26. Higher-education teaching personnel, like all other groups and individuals, should enjoy those internationally recognized civil, political, social and cultural rights applicable to all citizens. Therefore, all higher-education teaching personnel should enjoy freedom of thought, conscience, religion, expression, assembly, and association as well as the right to liberty and security of the person and liberty of movement. They should not be hindered or impeded in exercising their civil rights as citizens, including the right to contribute to social change through freely expressing their opinion of state policies and of policies affecting higher education.

28. Higher-education teaching personnel have the right to teach without any interference, subject to accepted professional principles including professional responsibility and intellectual rigour with regard to standards and methods of teaching. Higher-education teaching personnel should not be forced to instruct against their own best knowledge and conscience or be forced to use curricula and methods contrary to national and international human rights standards. Higher education teaching personnel should play a significant role in determining the curriculum.

29. Higher-education teaching personnel have a right to carry out research work without any interference, or any suppression, in accordance with their professional responsibility and subject to nationally and internationally recognized professional principles of intellectual rigour, scientific inquiry and research ethics. They should also have the right to publish and communicate the conclusions of the research of which they are authors or co-authors.

31. Higher-education teaching personnel should have the right and opportunity, without discrimination of any kind, according to their abilities, to take part in the governing bodies and to criticize the functioning of higher education institutions, including their own, while respecting the right of other sections of the academic community to participate, and they should also have the right to elect a majority of representatives to academic bodies within the higher education institution.


The broad understanding of academic freedom expressed in the CAUT Policy Statement and the 1997 UNESCO Recommendation Concerning the Status of Higher Education Teaching Personnel, while widely recognized, is contested by university and college administrators. In 2011, the Association of Universities and Colleges Canada (since renamed as Universities Canada) adopted a revised policy on academic freedom that narrowed its scope and application. The policy is silent on intramural academic freedom – the right of academic staff to participate in the academic governance of and to criticize the institution where they work. There is also no recognition of extramural academic freedom even though some of the most prominent academic freedom cases historically involved academics who were targeted and dismissed not because of what they taught in their classrooms or published in scholarly journals, but because of their political or social activism.

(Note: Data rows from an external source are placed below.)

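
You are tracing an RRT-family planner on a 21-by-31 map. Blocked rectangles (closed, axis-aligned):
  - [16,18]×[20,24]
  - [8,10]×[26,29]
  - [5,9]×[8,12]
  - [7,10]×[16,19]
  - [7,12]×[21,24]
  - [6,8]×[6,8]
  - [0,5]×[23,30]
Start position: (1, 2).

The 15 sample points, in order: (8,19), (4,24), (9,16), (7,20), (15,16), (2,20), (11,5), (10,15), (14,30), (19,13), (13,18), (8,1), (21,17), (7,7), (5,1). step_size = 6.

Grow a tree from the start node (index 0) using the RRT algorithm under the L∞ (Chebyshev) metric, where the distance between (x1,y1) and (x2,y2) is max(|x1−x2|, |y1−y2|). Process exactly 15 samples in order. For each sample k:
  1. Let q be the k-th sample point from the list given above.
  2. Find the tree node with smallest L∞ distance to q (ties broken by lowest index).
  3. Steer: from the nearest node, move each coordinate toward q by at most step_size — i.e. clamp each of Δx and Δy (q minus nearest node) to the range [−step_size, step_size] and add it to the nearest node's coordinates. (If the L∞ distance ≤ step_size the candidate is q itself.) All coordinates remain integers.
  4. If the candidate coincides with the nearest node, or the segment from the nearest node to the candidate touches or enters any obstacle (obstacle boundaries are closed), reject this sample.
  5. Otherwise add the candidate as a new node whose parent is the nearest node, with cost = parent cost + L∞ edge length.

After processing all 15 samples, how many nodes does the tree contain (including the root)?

1. q=(8,19) nearest=0 d=17 new=(7,8) → blocked by [5,9]×[8,12], reject
2. q=(4,24) nearest=0 d=22 new=(4,8) → add node 1 parent=0 cost=6
3. q=(9,16) nearest=1 d=8 new=(9,14) → blocked by [5,9]×[8,12], reject
4. q=(7,20) nearest=1 d=12 new=(7,14) → blocked by [5,9]×[8,12], reject
5. q=(15,16) nearest=1 d=11 new=(10,14) → blocked by [5,9]×[8,12], reject
6. q=(2,20) nearest=1 d=12 new=(2,14) → add node 2 parent=1 cost=12
7. q=(11,5) nearest=1 d=7 new=(10,5) → blocked by [6,8]×[6,8], reject
8. q=(10,15) nearest=1 d=7 new=(10,14) → blocked by [5,9]×[8,12], reject
9. q=(14,30) nearest=2 d=16 new=(8,20) → blocked by [7,10]×[16,19], reject
10. q=(19,13) nearest=1 d=15 new=(10,13) → blocked by [5,9]×[8,12], reject
11. q=(13,18) nearest=1 d=10 new=(10,14) → blocked by [5,9]×[8,12], reject
12. q=(8,1) nearest=0 d=7 new=(7,1) → add node 3 parent=0 cost=6
13. q=(21,17) nearest=3 d=16 new=(13,7) → add node 4 parent=3 cost=12
14. q=(7,7) nearest=1 d=3 new=(7,7) → blocked by [6,8]×[6,8], reject
15. q=(5,1) nearest=3 d=2 new=(5,1) → add node 5 parent=3 cost=8

Node count: 6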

Students, too, have freedom in relation to their educational pursuits – lernfreiheit, as it was called in Germany in the 19th Century.  They can choose their university or college, and their programs, courses, and professors. They can lodge complaints about individual professors through appropriate channels.  They also have expressive rights consistent with those enjoyed by all citizens. However, students do not have academic freedom – lehrfreiheit.  It is the professor or other academic professional who decides the course content, sets the examination, and determines the student’s final grade.  It is the professor whose employment status, rights and privileges are protected against arbitrary actions by the employer.